Con todo, si de verdad hay un libro genuino, ese libro único que, como decía Marcel Proust, existe ya en cada uno de nosotros esperando a ser escrito, me atrevería a afirmar que este es el libro que irremisiblemente debía yo escribir. Sin lugar a dudas, este es mi libro más personal e íntimo, por cuanto expone, supone, sugiere más verdad e información sobre el individuo R.S. Confío, pues, en que quien lea estas líneas sepa perdonar esta incontenible intrusión del yo retórico en las páginas de un ensayo que tal vez imaginaba objetivo, imparcial y erudito. Pese a las deficiencias que sin duda el lector hallará, sepa que he procurado ser sincero y dejar un testimonio acabado de mi iniciación al conocimiento profundo de las baladas del patriarcado, lo que para mí coincidió también con un episodio especialmente doloroso y revelador de mi vida amorosa.

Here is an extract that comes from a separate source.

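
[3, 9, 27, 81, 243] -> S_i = 3*3^i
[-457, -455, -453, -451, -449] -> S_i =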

Decía antes que mi educación sentimental se la debo a la balada. Literalmente, he crecido con “¿Y cómo es él?” La canción fue lanzada en 1982, el mismo año en que yo nací. Aquel cornudo, presuntamente magnánimo y desprendido, es, de hecho, un enigma que me ha perseguido desde mi niñez. Y no contento con interpelarme desde el escaparate de mi inconsciente, el cornudo ha venido a darme caza para amordazarme y acabar dictándome estas líneas. De nada serviría intentar ocultar que las escribió un hombre dolido, burlado, desesperado. Excúsame, pues, tú que ahora me lees, por las referencias personales con las que he minado estas páginas no tan serenas. Si te parecen sosas o desatinadas, puedes saltárselas o puedes abandonar desde ya la lectura. Por mi parte, no puedo menos que reconocer que con “¿Y cómo es él?” José Luís Perales me había enseñado a lidiar con los cuernos aún antes de que me los pusieran.

El puente de los candados

La escena es como sigue. En mitad de la escalera que conduce al departamento que compartíamos con Beatriz, accidentalmente me cruzo con un tipo joven, alto, atlético, sonriente. Él va bajando, yo voy subiendo. Él dice, muy urbano, muy educadito: «Buenos días.» Yo, por supuesto, no le respondo. Yo no le hablo ni al vecino. Menos voy a cruzar una palabra con un perfecto desconocido. Sin embargo, en ese mismísimo instante en que me cruzo con este tipo tengo un presentimiento, como de balada. Me digo: «Es un ladrón.» Me digo: «Se lo ha llevado todo.»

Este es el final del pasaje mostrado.